Do I Really Need to Learn this?
The unavoidable question. Often followed by speculative reasons why learning this isn’t necessary for my goals. Every beginner-intermediate learner asks the same questions and has the same doubts. Then the second they learn it they realize that they could never have lived without it.
Spoiler: The answer to all of the below questions is… YES.
Do I really need to learn kana?
Most of you have learned the kana, so you might be thinking this is a non-question. An obvious given. If you learned English, no one asks “should I learn the alphabet?”
But this is one of the top questions for initial Japanese learners because of one unique entity: romaji. Romaji is the English lettering of the Japanese language. And from an outside perspective, it makes sense. You know English. Rather than spend a long time learning a difficult set of foreign characters, why not just use the English characters instead. You’ll reach the same result. “Romanji” all the way! After all, “you just want to speak the language.”
When you realize its importance: the second you start reading Japanese sentences grouped together.
Do I really need to learn kanji?
The big one that stays with you for years. It is the Japanese undertaking, so there is no shortage of chances to wonder its actual value. You already have kana, which is the natural way to pronounce Japanese words. With thousands of kanji, thousands of readings, and a seemingly endless maze of conflicting rules… why?!
When you realize its importance: advanced level. You don’t learn kanji just because it’s how Japanese is written. Kanji makes Japanese easier, not harder. It just takes time to see that. It is the biggest understanding assist you will ever have.
Do I really need to learn the advanced polite levels of Japanese?
You learn the base politeness levels early on. Add ～ます and you’re good. How often are you going to be in a situation where you need to use the more advanced politeness levels? You aren’t working at a Japanese company.

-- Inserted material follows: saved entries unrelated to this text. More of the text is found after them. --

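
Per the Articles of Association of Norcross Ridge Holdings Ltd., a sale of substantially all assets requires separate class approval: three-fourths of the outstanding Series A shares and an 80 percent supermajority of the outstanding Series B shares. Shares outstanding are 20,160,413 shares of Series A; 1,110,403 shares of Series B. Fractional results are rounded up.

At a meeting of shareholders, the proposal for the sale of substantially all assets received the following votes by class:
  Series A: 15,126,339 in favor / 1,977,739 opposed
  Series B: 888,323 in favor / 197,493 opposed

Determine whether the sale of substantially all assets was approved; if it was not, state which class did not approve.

Approved — every class gave the required vote.

Series A: 3/4 of 20160413 = 15120309.75, rounded up to 15120310; 15,120,310 required, 15,126,339 in favor — approved.
Series B: 4/5 of 1110403 = 888322.40, rounded up to 888323; 888,323 required, 888,323 in favor — approved.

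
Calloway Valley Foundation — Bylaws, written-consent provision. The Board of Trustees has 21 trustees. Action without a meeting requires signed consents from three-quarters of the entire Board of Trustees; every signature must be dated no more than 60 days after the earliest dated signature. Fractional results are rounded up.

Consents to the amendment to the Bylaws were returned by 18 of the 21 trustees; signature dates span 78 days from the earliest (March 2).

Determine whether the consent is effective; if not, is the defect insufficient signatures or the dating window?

Signatures required: three-quarters of 21 — 3/4 of 21 = 15.75, rounded up to 16, so 16 needed; 18 signed. Sufficient.
Dating window: the latest signature is 78 days after the earliest; the limit is 60 days. Outside the window.

Not effective — dating-window requirement not satisfied.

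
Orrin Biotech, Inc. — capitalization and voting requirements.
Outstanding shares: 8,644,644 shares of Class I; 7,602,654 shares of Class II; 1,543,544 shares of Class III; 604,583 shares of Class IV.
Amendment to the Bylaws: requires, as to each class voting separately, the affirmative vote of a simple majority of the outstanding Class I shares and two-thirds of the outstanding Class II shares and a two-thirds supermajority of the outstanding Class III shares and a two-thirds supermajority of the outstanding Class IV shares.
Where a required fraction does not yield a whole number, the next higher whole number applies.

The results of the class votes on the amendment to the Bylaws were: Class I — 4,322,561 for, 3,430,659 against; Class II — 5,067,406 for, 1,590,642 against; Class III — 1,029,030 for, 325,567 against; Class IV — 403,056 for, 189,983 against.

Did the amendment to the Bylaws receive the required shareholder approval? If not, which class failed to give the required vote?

Not approved — the Class II shares did not give the required vote.

Class I: a majority of 8644644 is 4322323; 4,322,323 required, 4,322,561 in favor — approved.
Class II: 2/3 of 7602654 = 5068436; 5,068,436 required, 5,067,406 in favor — not approved.
Class III: 2/3 of 1543544 = 1029029.33, rounded up to 1029030; 1,029,030 required, 1,029,030 in favor — approved.
Class IV: 2/3 of 604583 = 403055.33, rounded up to 403056; 403,056 required, 403,056 in favor — approved.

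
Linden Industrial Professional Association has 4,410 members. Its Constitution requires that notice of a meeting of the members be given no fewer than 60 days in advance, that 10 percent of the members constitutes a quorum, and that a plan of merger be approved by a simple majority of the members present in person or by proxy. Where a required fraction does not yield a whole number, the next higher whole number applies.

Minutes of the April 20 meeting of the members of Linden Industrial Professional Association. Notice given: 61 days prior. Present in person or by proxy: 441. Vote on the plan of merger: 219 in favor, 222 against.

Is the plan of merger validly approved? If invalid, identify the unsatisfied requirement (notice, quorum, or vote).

Notice: 61 days given; 60 required. Satisfied.
Quorum: 10% of 4,410 = 441; 441 present. Satisfied.
Vote: requires a majority of those present (441); a majority of 441 is 221, so 221 needed; 219 in favor. Not satisfied.

Invalid — vote requirement not satisfied.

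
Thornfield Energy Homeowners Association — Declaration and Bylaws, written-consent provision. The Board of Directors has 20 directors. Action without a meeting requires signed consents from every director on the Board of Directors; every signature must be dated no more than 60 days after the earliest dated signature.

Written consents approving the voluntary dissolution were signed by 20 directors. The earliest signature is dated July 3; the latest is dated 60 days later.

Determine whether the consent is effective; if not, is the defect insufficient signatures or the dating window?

Signatures required: the unanimous vote of 20 — unanimous means all 20, so 20 needed; 20 signed. Sufficient.
Dating window: the latest signature is 60 days after the earliest; the limit is 60 days. Within the window.

Effective — both the signature and dating-window requirements are satisfied.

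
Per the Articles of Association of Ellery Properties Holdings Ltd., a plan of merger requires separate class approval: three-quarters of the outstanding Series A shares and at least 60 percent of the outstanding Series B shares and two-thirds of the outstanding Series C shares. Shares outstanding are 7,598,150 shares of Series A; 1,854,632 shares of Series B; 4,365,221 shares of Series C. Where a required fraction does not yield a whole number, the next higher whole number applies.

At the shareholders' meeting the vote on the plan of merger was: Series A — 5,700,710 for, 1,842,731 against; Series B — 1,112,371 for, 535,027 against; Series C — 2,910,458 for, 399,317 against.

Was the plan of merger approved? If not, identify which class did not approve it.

Series A: 3/4 of 7598150 = 5698612.50, rounded up to 5698613; 5,698,613 required, 5,700,710 in favor — approved.
Series B: 3/5 of 1854632 = 1112779.20, rounded up to 1112780; 1,112,780 required, 1,112,371 in favor — not approved.
Series C: 2/3 of 4365221 = 2910147.33, rounded up to 2910148; 2,910,148 required, 2,910,458 in favor — approved.

Not approved — the Series B shares did not give the required vote.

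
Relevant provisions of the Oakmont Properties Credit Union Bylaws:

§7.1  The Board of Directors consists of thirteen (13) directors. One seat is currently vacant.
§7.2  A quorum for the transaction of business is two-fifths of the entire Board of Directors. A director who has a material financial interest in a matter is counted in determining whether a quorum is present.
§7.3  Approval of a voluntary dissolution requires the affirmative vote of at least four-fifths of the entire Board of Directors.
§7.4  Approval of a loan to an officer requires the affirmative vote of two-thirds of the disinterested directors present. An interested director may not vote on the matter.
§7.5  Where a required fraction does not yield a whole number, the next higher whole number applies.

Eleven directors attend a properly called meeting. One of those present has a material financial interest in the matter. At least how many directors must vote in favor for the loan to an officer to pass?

7

The loan to an officer requires two-thirds of the disinterested directors present (11 − 1 = 10).
2/3 of 10 = 6.67, rounded up to 7.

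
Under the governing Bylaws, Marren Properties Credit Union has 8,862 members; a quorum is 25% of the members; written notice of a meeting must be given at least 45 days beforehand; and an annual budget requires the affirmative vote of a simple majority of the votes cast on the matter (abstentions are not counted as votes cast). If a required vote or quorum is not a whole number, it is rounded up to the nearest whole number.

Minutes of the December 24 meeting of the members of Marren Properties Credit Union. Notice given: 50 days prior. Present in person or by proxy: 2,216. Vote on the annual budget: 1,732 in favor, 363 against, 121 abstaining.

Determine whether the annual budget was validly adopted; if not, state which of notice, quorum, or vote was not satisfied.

Notice: 50 days given; 45 required. Satisfied.
Quorum: 25% of 8,862 = 2,215.50, rounded up to 2,216; 2,216 present. Satisfied.
Vote: requires a majority of the votes cast (2,216 − 121 abstaining = 2,095); a majority of 2095 is 1048, so 1,048 needed; 1,732 in favor. Satisfied.

Valid — all requirements satisfied.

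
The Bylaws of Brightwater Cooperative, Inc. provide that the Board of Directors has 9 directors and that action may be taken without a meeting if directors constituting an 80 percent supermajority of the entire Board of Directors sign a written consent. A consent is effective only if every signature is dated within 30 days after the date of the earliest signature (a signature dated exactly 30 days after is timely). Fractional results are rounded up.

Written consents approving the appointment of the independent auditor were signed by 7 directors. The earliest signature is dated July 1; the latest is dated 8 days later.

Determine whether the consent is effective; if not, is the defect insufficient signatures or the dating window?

Not effective — insufficient signatures.

Signatures required: an 80 percent supermajority of 9 — 4/5 of 9 = 7.20, rounded up to 8, so 8 needed; 7 signed. Insufficient.
Dating window: the latest signature is 8 days after the earliest; the limit is 30 days. Within the window.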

And even if you were, you could easily get by on ～ます.
When you realize its importance: Once you start getting involved in real conversations (not in an educational/language partner setting) and watching TV.
It doesn’t matter that you personally won’t use it. Other people will. And while it might not be full blown, it is scattered throughout normal spoken Japanese. More importantly, do you plan on watching TV? It’s everywhere. Not just because people are always ultra polite. But because characters are defined by the way they talk, and a lot of them speak ultra polite (even though you think they wouldn’t).
Do I really need to learn dialects?
You finally learn standard Japanese and now you expect me to learn the different way people talk in different regions? And since most people in those regions speak standard Japanese as well, what’s the point? I never learned the dialects in my own country. It’ll just come naturally or it is not useful at all.
When you realize its importance: when you are high level but still wonder why you can’t understand a lot of TV.
Dialects differ significantly from standard Japanese. And while you don’t need to go out of your way for most dialects, if you want to understand Japan (and Japanese TV), you need to understand Kansai dialect (specifically Osaka), because it is so common. I guarantee some of your top favorite anime characters are speaking in it. Try not considering it just a dialect. Consider it a part of Japanese.
This is just a short list hitting on some of the major ones. What other things did you wonder whether you should learn, and then realize later how ridiculously “YES” the answer was?
Founder of Jalup. iOS Software Engineer. Former attorney, translator, and interpreter. Still watching 月曜から夜ふかし weekly since 2013.
I think this also begs the question of: how much do you actually want to respect the language that you’re learning? If you only learn a portion of it, then I see it as the equivalent of saying you don’t want to take the time to invest in a part of the language’s identity. Each part is a muscle and they all work together. Each part is interwoven into the culture that surrounds (and builds) the language. Neglecting to understand one part neglects the culture too. Why learn a language only partly, when you gain so much more overall understanding by learning all parts?